Я сдвигаюсь ещё дальше, вжимаюсь в самый краешек, но рука за мной. Она продолжает свои тихие поглаживания. И вроде бы в них нет больше никакой страшной силы, но от ужаса я даже закричать не могу. Ужас он такой – без крика. Всё внутри немеет, слипается, становится бессмысленным и опустошает.
Говорят, что люди в минуты ужаса думают о самом ценном – о близких, о светлых моментах жизни. Не знаю, со мной что-то не так или это всё изначально брехня, но я не могу вспомнить ничего светлого. Не до того, когда сердце бьётся и истерит, когда дыхание через силу, а всё тело придавлено бессилием ужаса.
Не до того когда по-настоящему страшно.
Когда страшно – вообще ничего больше не остаётся. Страх заменяет всё. Мне кажется, что он начинается с желудка. Но разве можно так долго бояться? Можно. Ужасаться нельзя, а бояться можно.
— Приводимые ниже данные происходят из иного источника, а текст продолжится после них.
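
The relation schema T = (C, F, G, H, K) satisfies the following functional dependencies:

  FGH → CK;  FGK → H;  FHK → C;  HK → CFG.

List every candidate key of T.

{H, K}, {F, G, H}, {F, G, K}

{H, K}⁺: HK→CFG adds C, F, G → {C, F, G, H, K}.
{F, G, H}⁺: FGH→CK adds C, K → {C, F, G, H, K}.
{F, G, K}⁺: FGK→H adds H; FHK→C adds C → {C, F, G, H, K}.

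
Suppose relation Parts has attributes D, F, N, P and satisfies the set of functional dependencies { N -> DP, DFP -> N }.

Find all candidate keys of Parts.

{F, N}; {D, F, P}

Attribute F never appears on the right-hand side of any dependency, so F must belong to every candidate key.
{F}⁺ = {F}, which is not all of the schema, so we must add further attributes.
{F, N}⁺: N→DP adds D, P → {D, F, N, P}. Minimal: {N}⁺ = {D, N, P}; {F}⁺ = {F} — none reach the full schema.
{D, F, P}⁺: DFP→N adds N → {D, F, N, P}. Minimal: {F, P}⁺ = {F, P}; {D, P}⁺ = {D, P}; {D, F}⁺ = {D, F} — none reach the full schema.
Any other superkey contains one of these as a subset, so there are no further candidate keys.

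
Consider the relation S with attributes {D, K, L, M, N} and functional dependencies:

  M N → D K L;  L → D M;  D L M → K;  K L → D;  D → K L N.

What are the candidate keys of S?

{D}; {L}; {M, N}

{D}⁺: D→KLN adds K, L, N; L→DM adds M → {D, K, L, M, N}.
{L}⁺: L→DM adds D, M; DLM→K adds K; D→KLN adds N → {D, K, L, M, N}.
{M, N}⁺: MN→DKL adds D, K, L → {D, K, L, M, N}. Minimal: {N}⁺ = {N}; {M}⁺ = {M} — none reach the full schema.
Any other superkey contains one of these as a subset, so there are no further candidate keys.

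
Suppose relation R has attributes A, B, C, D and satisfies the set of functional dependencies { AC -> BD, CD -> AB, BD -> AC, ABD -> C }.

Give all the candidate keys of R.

(A, C), (B, D), (C, D)

{A, C}⁺: AC→BD adds B, D → {A, B, C, D}.
{B, D}⁺: BD→AC adds A, C → {A, B, C, D}.
{C, D}⁺: CD→AB adds A, B → {A, B, C, D}.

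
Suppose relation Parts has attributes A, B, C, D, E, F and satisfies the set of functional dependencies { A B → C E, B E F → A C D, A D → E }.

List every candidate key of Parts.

{A, B, F}, {B, E, F}

Attributes B, F never appear on any right-hand side, so every candidate key must contain {B, F}.
{B, F}⁺ = {B, F}, which is not all of the schema, so we must add further attributes.
{A, B, F}⁺: AB→CE adds C, E; BEF→ACD adds D → {A, B, C, D, E, F}. Minimal: {B, F}⁺ = {B, F}; {A, F}⁺ = {A, F}; {A, B}⁺ = {A, B, C, E} — none reach the full schema.
{B, E, F}⁺: BEF→ACD adds A, C, D → {A, B, C, D, E, F}. Minimal: {E, F}⁺ = {E, F}; {B, F}⁺ = {B, F}; {B, E}⁺ = {B, E} — none reach the full schema.
Any other superkey contains one of these as a subset, so there are no further candidate keys.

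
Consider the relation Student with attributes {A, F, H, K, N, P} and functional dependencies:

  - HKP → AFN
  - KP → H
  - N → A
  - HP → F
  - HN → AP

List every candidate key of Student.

{K, P}, {H, K, N}

{K, P}⁺: KP→H adds H; HP→F adds F; HKP→AFN adds A, N → {A, F, H, K, N, P}.
{H, K, N}⁺: N→A adds A; HN→AP adds P; HKP→AFN adds F → {A, F, H, K, N, P}.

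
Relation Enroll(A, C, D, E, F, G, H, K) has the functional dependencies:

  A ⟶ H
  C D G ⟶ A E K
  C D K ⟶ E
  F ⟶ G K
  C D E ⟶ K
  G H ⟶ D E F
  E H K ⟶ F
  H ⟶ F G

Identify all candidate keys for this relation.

Attribute C never appears on the right-hand side of any dependency, so C must belong to every candidate key.
{C}⁺ = {C}, which is not all of the schema, so we must add further attributes.
{A, C}⁺: A→H adds H; H→FG adds F, G; F→GK adds K; GH→DEF adds D, E → {A, C, D, E, F, G, H, K}. Minimal: {C}⁺ = {C}; {A}⁺ = {A, D, E, F, G, H, K} — none reach the full schema.
{C, H}⁺: H→FG adds F, G; F→GK adds K; GH→DEF adds D, E; CDG→AEK adds A → {A, C, D, E, F, G, H, K}. Minimal: {H}⁺ = {D, E, F, G, H, K}; {C}⁺ = {C} — none reach the full schema.
{C, D, F}⁺: F→GK adds G, K; CDG→AEK adds A, E; A→H adds H → {A, C, D, E, F, G, H, K}. Minimal: {D, F}⁺ = {D, F, G, K}; {C, F}⁺ = {C, F, G, K}; {C, D}⁺ = {C, D} — none reach the full schema.
{C, D, G}⁺: CDG→AEK adds A, E, K; A→H adds H; GH→DEF adds F → {A, C, D, E, F, G, H, K}. Minimal: {D, G}⁺ = {D, G}; {C, G}⁺ = {C, G}; {C, D}⁺ = {C, D} — none reach the full schema.
Any other superkey contains one of these as a subset, so there are no further candidate keys.

(A, C), (C, H), (C, D, F), (C, D, G)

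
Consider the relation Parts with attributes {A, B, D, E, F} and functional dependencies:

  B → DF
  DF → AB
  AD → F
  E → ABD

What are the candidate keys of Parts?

{E}

Attribute E never appears on the right-hand side of any dependency, so E must belong to every candidate key.
{E}⁺ = {A, B, D, E, F}, which is all of the schema, so {E} is the only candidate key.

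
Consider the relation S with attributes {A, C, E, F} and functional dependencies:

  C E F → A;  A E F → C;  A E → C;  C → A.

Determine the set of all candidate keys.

Attributes E, F never appear on any right-hand side, so every candidate key must contain {E, F}.
{E, F}⁺ = {E, F}, which is not all of the schema, so we must add further attributes.
{A, E, F}⁺: AEF→C adds C → {A, C, E, F}. Minimal: {E, F}⁺ = {E, F}; {A, F}⁺ = {A, F}; {A, E}⁺ = {A, C, E} — none reach the full schema.
{C, E, F}⁺: CEF→A adds A → {A, C, E, F}. Minimal: {E, F}⁺ = {E, F}; {C, F}⁺ = {A, C, F}; {C, E}⁺ = {A, C, E} — none reach the full schema.

{A, E, F}; {C, E, F}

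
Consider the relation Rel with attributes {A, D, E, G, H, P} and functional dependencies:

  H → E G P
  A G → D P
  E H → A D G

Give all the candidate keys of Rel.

{H}⁺: H→EGP adds E, G, P; EH→ADG adds A, D → {A, D, E, G, H, P}.

(H)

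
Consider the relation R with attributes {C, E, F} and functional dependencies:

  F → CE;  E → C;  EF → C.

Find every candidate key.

Attribute F never appears on the right-hand side of any dependency, so F must belong to every candidate key.
{F}⁺ = {C, E, F}, which is all of the schema, so {F} is the only candidate key.

F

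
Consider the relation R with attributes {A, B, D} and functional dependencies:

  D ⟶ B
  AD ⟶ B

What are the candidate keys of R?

{A, D}

{A, D}⁺: D→B adds B → {A, B, D}. Minimal: {D}⁺ = {B, D}; {A}⁺ = {A} — none reach the full schema.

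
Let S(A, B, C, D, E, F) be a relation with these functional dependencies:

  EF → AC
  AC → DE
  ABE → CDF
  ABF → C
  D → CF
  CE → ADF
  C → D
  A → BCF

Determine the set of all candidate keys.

{A}⁺: A→BCF adds B, C, F; AC→DE adds D, E → {A, B, C, D, E, F}.
{C, E}⁺: CE→ADF adds A, D, F; A→BCF adds B → {A, B, C, D, E, F}. Minimal: {E}⁺ = {E}; {C}⁺ = {C, D, F} — none reach the full schema.
{D, E}⁺: D→CF adds C, F; CE→ADF adds A; A→BCF adds B → {A, B, C, D, E, F}. Minimal: {E}⁺ = {E}; {D}⁺ = {C, D, F} — none reach the full schema.
{E, F}⁺: EF→AC adds A, C; AC→DE adds D; A→BCF adds B → {A, B, C, D, E, F}. Minimal: {F}⁺ = {F}; {E}⁺ = {E} — none reach the full schema.

A, CE, DE, EF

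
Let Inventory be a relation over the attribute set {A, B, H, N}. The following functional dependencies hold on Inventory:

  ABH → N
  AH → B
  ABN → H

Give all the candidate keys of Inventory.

{A, H}; {A, B, N}

Attribute A never appears on the right-hand side of any dependency, so A must belong to every candidate key.
{A}⁺ = {A}, which is not all of the schema, so we must add further attributes.
{A, H}⁺: AH→B adds B; ABH→N adds N → {A, B, H, N}. Minimal: {H}⁺ = {H}; {A}⁺ = {A} — none reach the full schema.
{A, B, N}⁺: ABN→H adds H → {A, B, H, N}. Minimal: {B, N}⁺ = {B, N}; {A, N}⁺ = {A, N}; {A, B}⁺ = {A, B} — none reach the full schema.
Any other superkey contains one of these as a subset, so there are no further candidate keys.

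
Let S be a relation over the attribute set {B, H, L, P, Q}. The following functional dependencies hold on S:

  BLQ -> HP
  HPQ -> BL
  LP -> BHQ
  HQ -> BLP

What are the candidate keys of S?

{H, Q}, {L, P}, {B, L, Q}

{H, Q}⁺: HQ→BLP adds B, L, P → {B, H, L, P, Q}.
{L, P}⁺: LP→BHQ adds B, H, Q → {B, H, L, P, Q}.
{B, L, Q}⁺: BLQ→HP adds H, P → {B, H, L, P, Q}.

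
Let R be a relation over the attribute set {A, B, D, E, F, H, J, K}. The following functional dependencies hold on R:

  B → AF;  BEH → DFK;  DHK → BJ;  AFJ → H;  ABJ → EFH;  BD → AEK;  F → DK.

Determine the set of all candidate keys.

(B, H), (B, J), (F, H), (A, F, J), (D, H, K)

{B, H}⁺: B→AF adds A, F; F→DK adds D, K; DHK→BJ adds J; ABJ→EFH adds E → {A, B, D, E, F, H, J, K}.
{B, J}⁺: B→AF adds A, F; AFJ→H adds H; ABJ→EFH adds E; F→DK adds D, K → {A, B, D, E, F, H, J, K}.
{F, H}⁺: F→DK adds D, K; DHK→BJ adds B, J; BD→AEK adds A, E → {A, B, D, E, F, H, J, K}.
{A, F, J}⁺: AFJ→H adds H; F→DK adds D, K; DHK→BJ adds B; ABJ→EFH adds E → {A, B, D, E, F, H, J, K}.
{D, H, K}⁺: DHK→BJ adds B, J; BD→AEK adds A, E; B→AF adds F → {A, B, D, E, F, H, J, K}.
Any other superkey contains one of these as a subset, so there are no further candidate keys.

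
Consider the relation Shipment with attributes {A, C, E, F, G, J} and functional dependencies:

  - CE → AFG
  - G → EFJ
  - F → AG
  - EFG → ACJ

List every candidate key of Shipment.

F, G, CE

{F}⁺: F→AG adds A, G; G→EFJ adds E, J; EFG→ACJ adds C → {A, C, E, F, G, J}.
{G}⁺: G→EFJ adds E, F, J; F→AG adds A; EFG→ACJ adds C → {A, C, E, F, G, J}.
{C, E}⁺: CE→AFG adds A, F, G; G→EFJ adds J → {A, C, E, F, G, J}. Minimal: {E}⁺ = {E}; {C}⁺ = {C} — none reach the full schema.
Any other superkey contains one of these as a subset, so there are no further candidate keys.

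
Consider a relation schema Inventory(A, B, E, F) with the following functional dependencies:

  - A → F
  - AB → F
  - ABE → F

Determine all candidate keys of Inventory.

{A, B, E}

Attributes A, B, E never appear on any right-hand side, so every candidate key must contain {A, B, E}.
{A, B, E}⁺ = {A, B, E, F}, which is all of the schema, so {A, B, E} is the only candidate key.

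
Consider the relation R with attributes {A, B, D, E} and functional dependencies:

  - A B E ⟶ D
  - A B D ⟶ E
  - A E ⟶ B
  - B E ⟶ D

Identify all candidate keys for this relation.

Attribute A never appears on the right-hand side of any dependency, so A must belong to every candidate key.
{A}⁺ = {A}, which is not all of the schema, so we must add further attributes.
{A, E}⁺: AE→B adds B; BE→D adds D → {A, B, D, E}. Minimal: {E}⁺ = {E}; {A}⁺ = {A} — none reach the full schema.
{A, B, D}⁺: ABD→E adds E → {A, B, D, E}. Minimal: {B, D}⁺ = {B, D}; {A, D}⁺ = {A, D}; {A, B}⁺ = {A, B} — none reach the full schema.
Any other superkey contains one of these as a subset, so there are no further candidate keys.

{A, E}, {A, B, D}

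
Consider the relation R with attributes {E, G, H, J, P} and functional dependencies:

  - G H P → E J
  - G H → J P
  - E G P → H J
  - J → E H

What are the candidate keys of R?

Attribute G never appears on the right-hand side of any dependency, so G must belong to every candidate key.
{G}⁺ = {G}, which is not all of the schema, so we must add further attributes.
{G, H}⁺: GH→JP adds J, P; J→EH adds E → {E, G, H, J, P}. Minimal: {H}⁺ = {H}; {G}⁺ = {G} — none reach the full schema.
{G, J}⁺: J→EH adds E, H; GH→JP adds P → {E, G, H, J, P}. Minimal: {J}⁺ = {E, H, J}; {G}⁺ = {G} — none reach the full schema.
{E, G, P}⁺: EGP→HJ adds H, J → {E, G, H, J, P}. Minimal: {G, P}⁺ = {G, P}; {E, P}⁺ = {E, P}; {E, G}⁺ = {E, G} — none reach the full schema.

(G, H); (G, J); (E, G, P)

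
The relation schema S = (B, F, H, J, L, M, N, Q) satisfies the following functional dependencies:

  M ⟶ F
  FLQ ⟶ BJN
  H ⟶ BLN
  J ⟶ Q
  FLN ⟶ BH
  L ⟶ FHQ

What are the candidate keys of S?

HM; LM

Attribute M never appears on the right-hand side of any dependency, so M must belong to every candidate key.
{M}⁺ = {F, M}, which is not all of the schema, so we must add further attributes.
{H, M}⁺: M→F adds F; H→BLN adds B, L, N; L→FHQ adds Q; FLQ→BJN adds J → {B, F, H, J, L, M, N, Q}. Minimal: {M}⁺ = {F, M}; {H}⁺ = {B, F, H, J, L, N, Q} — none reach the full schema.
{L, M}⁺: M→F adds F; L→FHQ adds H, Q; FLQ→BJN adds B, J, N → {B, F, H, J, L, M, N, Q}. Minimal: {M}⁺ = {F, M}; {L}⁺ = {B, F, H, J, L, N, Q} — none reach the full schema.
Any other superkey contains one of these as a subset, so there are no further candidate keys.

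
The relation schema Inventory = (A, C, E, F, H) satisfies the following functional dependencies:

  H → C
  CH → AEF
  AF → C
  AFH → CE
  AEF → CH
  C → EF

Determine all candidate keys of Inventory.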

Рука приблизилась. Я замечаю это с запозданием, теперь откровенно чувствую контуры этой руки, но уже на лбу. Эта рука касается лба, ведёт по голове, по волосам. И уже не так легки её движения, и уже не так всё это невинно и мягко.
«Надоело!» – орёт внутренний голос, и я с удивлением понимаю, что он отвратителен. Как со мной люди общаются? Или внутренний голос на то и внутренний…
Эмма, соберись! Встряхни всю эту дрянь, это всё пришло через сон, а кто боится сна? Эмма. Или не сон, но вечно ты так лежать не сможешь, не пытайся. Это всё в твоей голове, всё в ней – от головы все беды.
Я резко дёргаю головой. По подушке выходит, конечно, не очень, но ничего – главное в этой жизни что? правильно, главное начать. Остальное приложится. Об голову, видимо, приложится.
Но на мгновение я становлюсь свободной, не успеваю порадоваться этому, как вдруг рука возвращается ко мне. Снова ложится на волосы, гладит.
–Тш-ш-ш, – шепчет мне что-то на ухо, и шея леденеет от этого жаркого шёпота.
Это, знаете ли, слишком! Я так не могу. Если это…эта…неважно что! – пугает меня, я больше не хочу бояться. Я устала. Скоро рассвет, а я уже в испуге и измотана. А мне ещё надо как-то существовать этот день – хмарь уже ползёт по стене – предвестие рассвета.